Radiation-based, optical communications systems are increasingly popular in data centers that support the “cloud”, because of their intrinsically high data rate compared to lower frequency carriers. On the macroscale, optical data centers use thousands of optical fibers to interconnect the servers to one another. Ideally the technicians who maintain this web of interconnections could unplug one patch cable and plug in a new patch cable or a patch cable that provides a different multiplexing path much in the same way that one plugs a video cable into a television. Because the patch cable is optical and not electrical, the alignment of the myriad fibers is critical to data integrity. Also, dirt and particles can attenuate the optical path and affect data integrity. Ideally a technician could reach around to the back of the rack, disconnect the old patch cable and connect the new without being able to see the connectors.
On the microscale, optical communication applications employ a diverse set of micro-optical components. For this plurality of components, as a light beam traverses each material interface along an optical path, there is loss of optical power at each interface. This loss is generally minimized by a tedious alignment process that maximizes the system throughput and thus requires that optical power be present. Micron-level position tolerances (often sub-micron) are generally required to achieve best performance. This is further complicated by the necessity for 6-axis placement control (x, y, z, pitch, roll and yaw) and mode matching, wherein the latter refers to the numerical aperture or cone angle of a converging or diverging light beam. The refractive index change at each of the transitions causes reflections, which produce interfering scattered light and further increase losses and can be a source of noise.

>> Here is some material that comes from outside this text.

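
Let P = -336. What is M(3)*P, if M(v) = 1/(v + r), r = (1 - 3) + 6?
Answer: -48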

Thus, complicated thin film stacks are required to form anti-reflection coatings to manage or reduce these losses. Ideally, such multilayer structures can be deposited on easily accessible surfaces for manufacturability and low cost. However, in many such systems, these multilayers are not on exposed surfaces, making them difficult to fabricate.
Supporting and disposed alongside these micro components are photonics circuits, fibers, optical waveguides, lenses, semiconductor lasers, gratings, isolators, mirrors, transparent thin films which are generally employed to create complex systems that can launch laser-generated light into a modulator that imposes a data stream onto the light. The modulated data stream is then inserted into an optical fiber. Because light from a semiconductor laser diverges from the emitting facet of the laser at an extremely high angle (20-40 degrees HWHM), a micro-lens must be precisely placed in close proximity to the laser. The placement and alignment of these components to form a laser micro-package (LMP) is described in U.S. patent application Ser. No. 14/931,883. Using a vertical grating coupler described in U.S. patent application Ser. No. 14/931,883, the light from the LMP can be injected into an optical circuit such as a photonics chip where a Mach-Zehnder interferometer imposes data on the light stream. The light stream then can be coupled into an optical fiber by butt-coupling the fiber onto a second vertical grating coupler. Generally packaging space constraints dictate that this output fiber be bent at a very small radius of curvature, resulting in yield loss, optical loss and reliability failures.
What is needed is an assembly mount or platform that provides precise datums for component registration and highly accessible surfaces to enable accurate and low cost anti-reflection coating processes. The platforms must provide microscopic datums and be manufacturable at low cost.